Developing antibiotic resistance is bacteria’s way of saying they miss their friends. Ok, probably not, but it is true that when population densities are low and isolated from each other, mutations speed up, including those that produce resistance.
In 2014, Dr Christopher Knight of the University of Manchester revealed that sparsely populated E. coli populations are three times as likely to mutate as those that are densely packed. Now Knight is senior author of a paper in PLOS Biology showing that this is not a trait unique to E. coli, but rather something universal to bacteria, yeast, and even viruses. To prove this, Knight and his colleagues analyzed 68 studies of 26 species, involving an estimated 2 trillion cells.
They found that evidence for this effect has been around for a long time – some of the studies they considered date back 70 years, but no one had seen the pattern. This may be because it lies in an unexpected direction. Stress can often increase mutation rates, and higher densities would, all else being equal, be more stressful.
The authors labelled the phenomenon "density-associated mutation-rate plasticity" (DAMP). First author Dr Rok Krašovec said in a statement: “What's exciting about DAMP is that it requires protein molecules that do the same thing in very different microbes, meaning that we can start to understand why mutation rates vary like this.
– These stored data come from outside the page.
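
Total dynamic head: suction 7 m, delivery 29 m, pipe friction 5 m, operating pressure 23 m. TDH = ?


TDH = Hs + Hd + hf + Hp = 7 + 29 + 5 + 23 = 64

64 m


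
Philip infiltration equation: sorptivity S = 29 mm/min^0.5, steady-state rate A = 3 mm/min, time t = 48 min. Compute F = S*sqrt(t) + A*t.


F = S*sqrt(t) + A*t
F = 29*sqrt(48) + 3*48
F = 29*6.928203 + 144

344.9179 mm


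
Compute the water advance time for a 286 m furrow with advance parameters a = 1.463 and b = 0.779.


t = (L/a)^(1/b)
t = (286/1.463)^(1/0.779)
t = 195.488722^(1/0.779)

873.1848 min


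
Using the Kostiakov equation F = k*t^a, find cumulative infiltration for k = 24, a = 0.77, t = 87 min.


F = k * t^a = 24 * 87^0.77
F = 24 * 31.147976

747.5514 mm


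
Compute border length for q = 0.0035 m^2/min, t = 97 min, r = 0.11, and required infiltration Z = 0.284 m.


L = q*t/((1+r)*Z)
L = 0.0035*97/((1+0.11)*0.284)
L = 0.3395/0.31524

1.0770 m


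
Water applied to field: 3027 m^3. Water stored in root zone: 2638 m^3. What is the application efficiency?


Ea = V_root / V_field * 100 = 2638 / 3027 * 100 = 87.1490%

87.1490 %


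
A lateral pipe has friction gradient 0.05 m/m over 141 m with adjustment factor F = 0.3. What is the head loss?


hf = J * L * F = 0.05 * 141 * 0.3 = 2.1150 m

2.1150 m


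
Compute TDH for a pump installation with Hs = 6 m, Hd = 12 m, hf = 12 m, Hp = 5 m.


TDH = Hs + Hd + hf + Hp = 6 + 12 + 12 + 5 = 35

35 m


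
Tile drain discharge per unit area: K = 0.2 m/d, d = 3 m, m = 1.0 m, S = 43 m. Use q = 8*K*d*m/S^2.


q = 8*K*d*m/S^2
q = 8*0.2*3*1.0/43^2
q = 4.8000 / 1849

0.0026 m/d


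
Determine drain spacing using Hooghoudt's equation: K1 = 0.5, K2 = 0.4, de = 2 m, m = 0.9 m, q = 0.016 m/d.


S^2 = 8*K2*de*m/q + 4*K1*m^2/q
S^2 = 8*0.4*2*0.9/0.016 + 4*0.5*0.9^2/0.016
S = sqrt(461.2500)

21.4767 m


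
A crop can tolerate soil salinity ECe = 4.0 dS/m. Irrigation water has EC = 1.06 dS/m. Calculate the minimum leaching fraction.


LR = ECiw / (5*ECe - ECiw)
LR = 1.06 / (5*4.0 - 1.06)
LR = 1.06 / 18.9400

0.0560


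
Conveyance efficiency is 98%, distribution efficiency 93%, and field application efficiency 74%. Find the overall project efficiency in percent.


Ec = 0.98, Eb = 0.93, Ea = 0.74
E = 0.98 * 0.93 * 0.74 * 100 = 67.4436%

67.4436 %


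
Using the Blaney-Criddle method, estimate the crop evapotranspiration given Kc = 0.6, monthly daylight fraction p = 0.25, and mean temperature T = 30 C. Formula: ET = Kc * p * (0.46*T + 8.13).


ET = Kc * p * (0.46*T + 8.13)
ET = 0.6 * 0.25 * (0.46*30 + 8.13)
ET = 0.6 * 0.25 * 21.9300

3.2895 mm/day


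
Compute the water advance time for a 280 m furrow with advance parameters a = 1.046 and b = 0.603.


t = (L/a)^(1/b)
t = (280/1.046)^(1/0.603)
t = 267.686424^(1/0.603)

10614.8617 min


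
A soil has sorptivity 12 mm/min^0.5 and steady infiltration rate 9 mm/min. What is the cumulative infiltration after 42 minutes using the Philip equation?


F = S*sqrt(t) + A*t
F = 12*sqrt(42) + 9*42
F = 12*6.480741 + 378

455.7689 mm


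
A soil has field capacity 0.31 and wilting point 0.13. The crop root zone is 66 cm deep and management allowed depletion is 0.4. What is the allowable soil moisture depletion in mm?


SMD = (FC - PWP) * d * MAD * 10
SMD = (0.31 - 0.13) * 66 * 0.4 * 10
SMD = 0.1800 * 66 * 0.4 * 10

47.5200 mm


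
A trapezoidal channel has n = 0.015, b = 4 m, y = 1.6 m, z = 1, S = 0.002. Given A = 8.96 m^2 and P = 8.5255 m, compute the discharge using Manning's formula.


R = A/P = 8.96/8.5255 = 1.050965
Q = (1/0.015) * 8.96 * 1.050965^(2/3) * 0.002^0.5

27.6137 m^3/s


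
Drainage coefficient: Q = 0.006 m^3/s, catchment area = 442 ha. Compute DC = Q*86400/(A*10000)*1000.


DC = Q * 86400 / (A * 10000) * 1000
DC = 0.006 * 86400 / (442 * 10000) * 1000
DC = 518400.0000 / 4420000

0.1173 mm/day


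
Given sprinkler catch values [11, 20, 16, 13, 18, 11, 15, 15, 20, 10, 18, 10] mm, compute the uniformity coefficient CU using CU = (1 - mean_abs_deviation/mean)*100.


mean = 14.750000 mm
MAD = 3.125000 mm
CU = (1 - 3.125000/14.750000)*100

78.8136 %


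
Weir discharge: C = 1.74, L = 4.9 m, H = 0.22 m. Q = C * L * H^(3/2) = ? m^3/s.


Q = C * L * H^(3/2) = 1.74 * 4.9 * 0.22^1.5 = 1.74 * 4.9 * 0.103189

0.8798 m^3/s


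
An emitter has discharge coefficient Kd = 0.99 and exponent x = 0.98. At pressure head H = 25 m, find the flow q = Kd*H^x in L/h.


q = Kd * H^x = 0.99 * 25^0.98 = 0.99 * 23.441274

23.2069 L/h


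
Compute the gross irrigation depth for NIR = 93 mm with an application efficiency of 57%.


Ea = 57% = 0.57
GID = NIR / Ea = 93 / 0.57 = 163.1579 mm

163.1579 mm


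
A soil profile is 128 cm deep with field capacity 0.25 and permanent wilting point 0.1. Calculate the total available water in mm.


AWC = (FC - PWP) * d * 10
AWC = (0.25 - 0.1) * 128 * 10
AWC = 0.1500 * 128 * 10

192.0000 mm


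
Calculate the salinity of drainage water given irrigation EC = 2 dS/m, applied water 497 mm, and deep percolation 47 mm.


EC_dw = EC_iw * D_iw / D_dw
EC_dw = 2 * 497 / 47
EC_dw = 994 / 47

21.1489 dS/m


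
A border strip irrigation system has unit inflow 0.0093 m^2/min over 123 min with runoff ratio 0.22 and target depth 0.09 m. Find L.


L = q*t/((1+r)*Z)
L = 0.0093*123/((1+0.22)*0.09)
L = 1.1439/0.1098

10.4180 m


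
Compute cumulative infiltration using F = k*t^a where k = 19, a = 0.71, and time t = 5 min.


F = k * t^a = 19 * 5^0.71
F = 19 * 3.135225

59.5693 mm


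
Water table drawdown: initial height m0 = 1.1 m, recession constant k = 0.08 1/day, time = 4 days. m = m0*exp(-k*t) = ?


m = m0 * exp(-k*t)
m = 1.1 * exp(-0.08 * 4)
m = 1.1 * exp(-0.3200)

0.7988 m


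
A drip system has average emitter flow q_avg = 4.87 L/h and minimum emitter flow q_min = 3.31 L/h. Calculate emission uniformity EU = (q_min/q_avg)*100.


EU = (q_min/q_avg)*100 = (3.31/4.87)*100 = 67.9671%

67.9671 %


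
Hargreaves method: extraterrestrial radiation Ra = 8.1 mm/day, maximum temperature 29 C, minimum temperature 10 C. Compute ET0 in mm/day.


Tmean = (Tmax + Tmin)/2 = (29 + 10)/2 = 19.5
ET0 = 0.0023 * 8.1 * (19.5 + 17.8) * sqrt(29 - 10)
ET0 = 0.0023 * 8.1 * 37.3 * 4.358899

3.0290 mm/day


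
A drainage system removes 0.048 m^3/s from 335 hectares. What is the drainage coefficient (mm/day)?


DC = Q * 86400 / (A * 10000) * 1000
DC = 0.048 * 86400 / (335 * 10000) * 1000
DC = 4147200.0000 / 3350000

1.2380 mm/day


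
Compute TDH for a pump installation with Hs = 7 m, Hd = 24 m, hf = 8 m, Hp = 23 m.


TDH = Hs + Hd + hf + Hp = 7 + 24 + 8 + 23 = 62

62 m


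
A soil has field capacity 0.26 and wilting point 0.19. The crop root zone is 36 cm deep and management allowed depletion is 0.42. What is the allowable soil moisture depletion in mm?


SMD = (FC - PWP) * d * MAD * 10
SMD = (0.26 - 0.19) * 36 * 0.42 * 10
SMD = 0.0700 * 36 * 0.42 * 10

10.5840 mm


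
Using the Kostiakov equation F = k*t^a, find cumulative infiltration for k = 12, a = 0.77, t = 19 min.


F = k * t^a = 12 * 19^0.77
F = 12 * 9.652510

115.8301 mm


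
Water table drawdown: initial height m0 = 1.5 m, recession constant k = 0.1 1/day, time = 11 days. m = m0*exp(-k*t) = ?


m = m0 * exp(-k*t)
m = 1.5 * exp(-0.1 * 11)
m = 1.5 * exp(-1.1000)

0.4993 m


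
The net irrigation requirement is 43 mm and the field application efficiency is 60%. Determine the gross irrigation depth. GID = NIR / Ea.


Ea = 60% = 0.6
GID = NIR / Ea = 43 / 0.6 = 71.6667 mm

71.6667 mm


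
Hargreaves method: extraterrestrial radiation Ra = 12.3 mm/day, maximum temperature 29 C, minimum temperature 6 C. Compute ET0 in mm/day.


Tmean = (Tmax + Tmin)/2 = (29 + 6)/2 = 17.5
ET0 = 0.0023 * 12.3 * (17.5 + 17.8) * sqrt(29 - 6)
ET0 = 0.0023 * 12.3 * 35.3 * 4.795832

4.7893 mm/day


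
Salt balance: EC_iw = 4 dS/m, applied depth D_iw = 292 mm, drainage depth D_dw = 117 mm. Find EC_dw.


EC_dw = EC_iw * D_iw / D_dw
EC_dw = 4 * 292 / 117
EC_dw = 1168 / 117

9.9829 dS/m


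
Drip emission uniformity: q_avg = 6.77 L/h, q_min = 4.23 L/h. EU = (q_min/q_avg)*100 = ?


EU = (q_min/q_avg)*100 = (4.23/6.77)*100 = 62.4815%

62.4815 %


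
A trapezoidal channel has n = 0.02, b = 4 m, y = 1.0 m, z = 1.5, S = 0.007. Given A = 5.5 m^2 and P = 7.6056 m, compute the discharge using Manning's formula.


R = A/P = 5.5/7.6056 = 0.723151
Q = (1/0.02) * 5.5 * 0.723151^(2/3) * 0.007^0.5

18.5368 m^3/s


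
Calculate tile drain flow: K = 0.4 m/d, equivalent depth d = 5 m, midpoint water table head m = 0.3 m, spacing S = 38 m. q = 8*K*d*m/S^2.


q = 8*K*d*m/S^2
q = 8*0.4*5*0.3/38^2
q = 4.8000 / 1444

0.0033 m/d


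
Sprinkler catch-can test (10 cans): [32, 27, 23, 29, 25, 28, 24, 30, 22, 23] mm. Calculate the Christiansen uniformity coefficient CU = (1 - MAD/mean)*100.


mean = 26.300000 mm
MAD = 2.900000 mm
CU = (1 - 2.900000/26.300000)*100

88.9734 %


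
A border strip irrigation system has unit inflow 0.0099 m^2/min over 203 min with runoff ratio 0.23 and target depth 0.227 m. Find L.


L = q*t/((1+r)*Z)
L = 0.0099*203/((1+0.23)*0.227)
L = 2.0097/0.27921

7.1978 m


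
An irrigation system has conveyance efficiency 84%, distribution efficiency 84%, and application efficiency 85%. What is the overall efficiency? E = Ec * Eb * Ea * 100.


Ec = 0.84, Eb = 0.84, Ea = 0.85
E = 0.84 * 0.84 * 0.85 * 100 = 59.9760%

59.9760 %


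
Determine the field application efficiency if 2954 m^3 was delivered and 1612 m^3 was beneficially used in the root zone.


Ea = V_root / V_field * 100 = 1612 / 2954 * 100 = 54.5701%

54.5701 %


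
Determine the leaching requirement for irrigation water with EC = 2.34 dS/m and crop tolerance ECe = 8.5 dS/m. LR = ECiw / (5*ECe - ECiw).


LR = ECiw / (5*ECe - ECiw)
LR = 2.34 / (5*8.5 - 2.34)
LR = 2.34 / 40.1600

0.0583


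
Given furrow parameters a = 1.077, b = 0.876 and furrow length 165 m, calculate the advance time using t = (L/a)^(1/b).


t = (L/a)^(1/b)
t = (165/1.077)^(1/0.876)
t = 153.203343^(1/0.876)

312.3190 min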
This means that our results could be the first step towards manipulating microbial DAMP clinically as a way to slow the evolution of antibiotic resistance.”
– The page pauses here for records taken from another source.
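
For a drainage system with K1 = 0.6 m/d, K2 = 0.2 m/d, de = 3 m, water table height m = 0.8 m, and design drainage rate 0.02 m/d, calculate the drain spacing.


S^2 = 8*K2*de*m/q + 4*K1*m^2/q
S^2 = 8*0.2*3*0.8/0.02 + 4*0.6*0.8^2/0.02
S = sqrt(268.8000)

16.3951 m


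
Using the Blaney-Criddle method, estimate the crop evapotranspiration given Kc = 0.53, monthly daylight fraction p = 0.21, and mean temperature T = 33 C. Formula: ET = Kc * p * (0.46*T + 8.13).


ET = Kc * p * (0.46*T + 8.13)
ET = 0.53 * 0.21 * (0.46*33 + 8.13)
ET = 0.53 * 0.21 * 23.3100

2.5944 mm/day


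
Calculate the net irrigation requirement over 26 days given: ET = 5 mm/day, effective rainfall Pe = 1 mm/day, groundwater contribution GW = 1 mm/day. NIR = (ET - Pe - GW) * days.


Daily deficit = ET - Pe - GW = 5 - 1 - 1 = 3 mm/day
NIR = 3 * 26 = 78 mm

78.0000 mm


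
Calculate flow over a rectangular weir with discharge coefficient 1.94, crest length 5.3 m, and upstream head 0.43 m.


Q = C * L * H^(3/2) = 1.94 * 5.3 * 0.43^1.5 = 1.94 * 5.3 * 0.281970

2.8992 m^3/s


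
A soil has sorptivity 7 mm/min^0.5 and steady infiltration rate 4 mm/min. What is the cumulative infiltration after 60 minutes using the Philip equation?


F = S*sqrt(t) + A*t
F = 7*sqrt(60) + 4*60
F = 7*7.745967 + 240

294.2218 mm


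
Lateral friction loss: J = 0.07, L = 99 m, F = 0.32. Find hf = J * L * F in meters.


hf = J * L * F = 0.07 * 99 * 0.32 = 2.2176 m

2.2176 m


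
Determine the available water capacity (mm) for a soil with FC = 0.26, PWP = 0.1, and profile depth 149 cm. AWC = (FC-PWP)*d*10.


AWC = (FC - PWP) * d * 10
AWC = (0.26 - 0.1) * 149 * 10
AWC = 0.1600 * 149 * 10

238.4000 mm


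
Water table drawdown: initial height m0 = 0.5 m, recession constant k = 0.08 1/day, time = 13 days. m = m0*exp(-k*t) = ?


m = m0 * exp(-k*t)
m = 0.5 * exp(-0.08 * 13)
m = 0.5 * exp(-1.0400)

0.1767 m


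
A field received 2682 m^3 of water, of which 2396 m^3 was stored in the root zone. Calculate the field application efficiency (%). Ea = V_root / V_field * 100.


Ea = V_root / V_field * 100 = 2396 / 2682 * 100 = 89.3363%

89.3363 %


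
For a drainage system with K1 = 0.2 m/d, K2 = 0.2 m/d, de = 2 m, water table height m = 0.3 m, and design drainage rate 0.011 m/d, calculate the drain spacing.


S^2 = 8*K2*de*m/q + 4*K1*m^2/q
S^2 = 8*0.2*2*0.3/0.011 + 4*0.2*0.3^2/0.011
S = sqrt(93.8182)

9.6860 m


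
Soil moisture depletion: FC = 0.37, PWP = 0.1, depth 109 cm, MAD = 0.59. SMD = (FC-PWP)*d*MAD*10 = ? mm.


SMD = (FC - PWP) * d * MAD * 10
SMD = (0.37 - 0.1) * 109 * 0.59 * 10
SMD = 0.2700 * 109 * 0.59 * 10

173.6370 mm


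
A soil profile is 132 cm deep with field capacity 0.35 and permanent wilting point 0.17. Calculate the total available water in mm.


AWC = (FC - PWP) * d * 10
AWC = (0.35 - 0.17) * 132 * 10
AWC = 0.1800 * 132 * 10

237.6000 mm


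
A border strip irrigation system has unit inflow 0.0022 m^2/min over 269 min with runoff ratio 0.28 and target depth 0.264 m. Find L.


L = q*t/((1+r)*Z)
L = 0.0022*269/((1+0.28)*0.264)
L = 0.5918/0.33792

1.7513 m


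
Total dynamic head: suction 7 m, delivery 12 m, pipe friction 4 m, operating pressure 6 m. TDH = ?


TDH = Hs + Hd + hf + Hp = 7 + 12 + 4 + 6 = 29

29 m


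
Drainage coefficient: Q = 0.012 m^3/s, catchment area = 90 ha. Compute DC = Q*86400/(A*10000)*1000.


DC = Q * 86400 / (A * 10000) * 1000
DC = 0.012 * 86400 / (90 * 10000) * 1000
DC = 1036800.0000 / 900000

1.1520 mm/day


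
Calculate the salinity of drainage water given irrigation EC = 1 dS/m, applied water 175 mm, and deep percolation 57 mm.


EC_dw = EC_iw * D_iw / D_dw
EC_dw = 1 * 175 / 57
EC_dw = 175 / 57

3.0702 dS/m


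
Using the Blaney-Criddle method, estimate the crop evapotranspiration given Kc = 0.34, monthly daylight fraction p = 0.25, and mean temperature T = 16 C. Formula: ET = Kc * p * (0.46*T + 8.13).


ET = Kc * p * (0.46*T + 8.13)
ET = 0.34 * 0.25 * (0.46*16 + 8.13)
ET = 0.34 * 0.25 * 15.4900

1.3167 mm/day


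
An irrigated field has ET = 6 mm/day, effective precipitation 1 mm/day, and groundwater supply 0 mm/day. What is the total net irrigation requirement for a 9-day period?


Daily deficit = ET - Pe - GW = 6 - 1 - 0 = 5 mm/day
NIR = 5 * 9 = 45 mm

45.0000 mm


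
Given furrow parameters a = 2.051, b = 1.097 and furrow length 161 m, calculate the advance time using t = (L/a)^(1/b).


t = (L/a)^(1/b)
t = (161/2.051)^(1/1.097)
t = 78.498294^(1/1.097)

53.3717 min


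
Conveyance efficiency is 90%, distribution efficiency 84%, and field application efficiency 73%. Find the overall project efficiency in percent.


Ec = 0.9, Eb = 0.84, Ea = 0.73
E = 0.9 * 0.84 * 0.73 * 100 = 55.1880%

55.1880 %


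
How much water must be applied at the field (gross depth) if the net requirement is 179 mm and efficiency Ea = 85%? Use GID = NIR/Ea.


Ea = 85% = 0.85
GID = NIR / Ea = 179 / 0.85 = 210.5882 mm

210.5882 mm


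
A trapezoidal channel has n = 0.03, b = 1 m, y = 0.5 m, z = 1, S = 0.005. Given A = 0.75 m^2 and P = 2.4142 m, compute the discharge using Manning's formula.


R = A/P = 0.75/2.4142 = 0.310662
Q = (1/0.03) * 0.75 * 0.310662^(2/3) * 0.005^0.5

0.8109 m^3/s


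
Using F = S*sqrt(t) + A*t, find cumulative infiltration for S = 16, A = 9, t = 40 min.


F = S*sqrt(t) + A*t
F = 16*sqrt(40) + 9*40
F = 16*6.324555 + 360

461.1929 mm


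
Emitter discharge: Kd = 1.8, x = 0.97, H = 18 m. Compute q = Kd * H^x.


q = Kd * H^x = 1.8 * 18^0.97 = 1.8 * 16.504954

29.7089 L/h


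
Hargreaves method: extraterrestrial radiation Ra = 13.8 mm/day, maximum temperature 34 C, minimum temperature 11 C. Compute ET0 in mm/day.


Tmean = (Tmax + Tmin)/2 = (34 + 11)/2 = 22.5
ET0 = 0.0023 * 13.8 * (22.5 + 17.8) * sqrt(34 - 11)
ET0 = 0.0023 * 13.8 * 40.3 * 4.795832

6.1345 mm/day


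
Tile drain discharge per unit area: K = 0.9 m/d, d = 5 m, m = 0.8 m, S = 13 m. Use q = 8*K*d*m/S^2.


q = 8*K*d*m/S^2
q = 8*0.9*5*0.8/13^2
q = 28.8000 / 169

0.1704 m/d


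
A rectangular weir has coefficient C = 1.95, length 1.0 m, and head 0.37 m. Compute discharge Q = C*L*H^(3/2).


Q = C * L * H^(3/2) = 1.95 * 1.0 * 0.37^1.5 = 1.95 * 1.0 * 0.225062

0.4389 m^3/s


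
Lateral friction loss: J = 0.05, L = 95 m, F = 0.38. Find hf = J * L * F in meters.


hf = J * L * F = 0.05 * 95 * 0.38 = 1.8050 m

1.8050 m


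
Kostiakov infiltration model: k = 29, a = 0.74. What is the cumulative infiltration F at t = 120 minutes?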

For their experimental work, the authors focused on mutations that lead to antibiotic resistance, the consequence of microbial mutation we most urgently need to understand.
Even though DAMP occurs in all the species studied, the authors report: “We find that the degree of plasticity varies, even among closely related organisms.” In the most extreme case, mutation rates were 23 times lower at high population densities.
DAMP can also be controlled. The paper reports that in every case it was related to the scavenging of the nuceleotide 8-oxo-dGTP, which is known to induce mutations. Where other microorganisms are scarce, there is more 8-oxo-dGTP to go around. The authors found they could genetically manipulate DAMP in many species, potentially offering a path to controlling antibiotic resistance.
Exactly how this will be done remains unclear – encouraging a potentially dangerous bacteria to multiply in order to suppress mutations has obvious drawbacks. Nevertheless, anything that could provide a clue to tackling resistance is welcome. Knight noted: “According to the World Health Organisation (WHO), if resistance continues to rise, by 2050 it would lead to 10 million people dying every year.”